Average private rents almost double their 2012 level, but income inequality at new record low
Average private rents rose from €589 to €1,084 per month between 2012 and 2021 in real terms, an increase of 84 per cent. These rising rents have led to a substantial decline in the affordability of housing for young and low-income private renters. For example, average housing cost to income ratios – a common measure of housing affordability – rose from 0.226 to 0.304 for private renters in the lowest income quintile (fifth of the distribution) between 2007 and 2021. This is despite the continuation of broad-based income growth over the course of the pandemic which has left income inequality at a new record low, with the Gini coefficient – a common measure of income inequality – now around a fifth below its historic high (in 1987) or pre-financial crisis peak (in 2006).
These are among the key findings of a new ESRI report published today as part of an ongoing programme of research funded by the Community Foundation for Ireland. Other key findings of the research, which develops new measures of after housing cost income poverty and inequality, include:
- While after housing cost measures of income poverty and inequality are higher than before housing cost measures, both have declined substantially in recent years. We estimate that the at risk of poverty (AROP) rate in 2021 was 15.6 per cent on an after housing cost basis (amounting to 785,000 individuals) compared to 12.4 per cent on a before housing cost basis (625,000 individuals). Similarly, the Gini coefficient in 2021 was 0.286 on an after housing cost basis compared to 0.265 on a before housing cost basis. However, all these measures of income poverty and inequality have seen sustained declines in recent years, reversing the rise experienced in the years following the financial crisis.
- These (perhaps surprising) declines in after housing cost income poverty and inequality are largely driven by patterns of housing tenure and mortgage interest rates.

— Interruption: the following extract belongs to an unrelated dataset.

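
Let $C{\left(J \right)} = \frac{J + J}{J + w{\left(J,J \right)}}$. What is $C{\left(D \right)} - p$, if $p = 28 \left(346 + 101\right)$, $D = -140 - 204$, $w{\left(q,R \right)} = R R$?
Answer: $- \frac{4292990}{343} \approx -12516.0$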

Most of the population live in owner-occupied accommodation, with just 12 per cent of even the lowest income fifth living in the unsupported private rental sector. Historically low interest rates and the expansion of the supported rental sector have therefore acted to insulate most lower-income households from rapidly rising rents.
- However, there is a large group of individuals who report being materially deprived but who are not classified as being at risk of poverty (AROP). We estimate that in 2021, 69 per cent of the 695,000 people experiencing material deprivation – not being able to afford 2 or more items from a list of 11 essentials – had incomes above the poverty line on an after housing cost basis. Of these, almost half lived in a household where someone reported having a disability, with most of these less than €100 per week above the poverty line after accounting for household size.
- Although they are at much lower risk of poverty, those living in households where someone of working age is in paid work still make up over one-third of those below the poverty line. Individuals in such ‘working poor’ households make up approximately 220,000 of the 625,000 below the before housing cost poverty line and 333,000 of the 740,000 below the after housing cost poverty line. This is despite their much lower AROP rates and reflects the fact that households with someone in paid work make up the bulk of the working-age population.
Barra Roantree, an economist at the ESRI and an author of the report said:
“Addressing the challenges of housing affordability highlighted in our report will require a sustained increase in supply, particularly of social and cost rental housing. Until that is achieved, and despite the large costs involved, supports like HAP will continue to play a key role. Given this, more regular review of the income and rent limits governing the scheme will be needed if the exposure of more households to unaffordable housing costs is to be avoided.”
Michelle Barrett, another author of the report said:
“Our report finds that the way poverty is officially measured potentially excludes many individuals in households affected by a disability. This is because it does not account for the substantial extra costs of living faced by this group, and suggests that there may be a case for revisiting the way the income-related component of the official poverty indicator is measured.”
Paul Redmond, an economist at the ESRI and another author of the report said:
“In work-poverty is an area of concern as it is linked to lower well-being and social exclusion. In 2019, approximately 220,000 people were affected by in-work poverty in Ireland. This was particularly prevalent among supported renters and lone parents. The working poor were also disproportionately reliant on someone earning the minimum wage. However, increasing the minimum wage will have a limited impact on overall poverty reduction, as most people at risk of poverty do not work. This highlights the need for other policies to tackle poverty, such as affordable, quality childcare to allow full-time work by at least one adult in a household.”
Denise Charlton, Chief Executive of The Community Foundation for Ireland who funded this research said:
“Despite the progress in reducing income inequality, this report highlights significant challenges in relation to poverty, something the 5,000 voluntary, community and charitable partners of The Community Foundation for Ireland respond to each day. The identification of key at risk groups like renters, people with disabilities, lone parents as well as the ‘working poor’ will help inform that work.”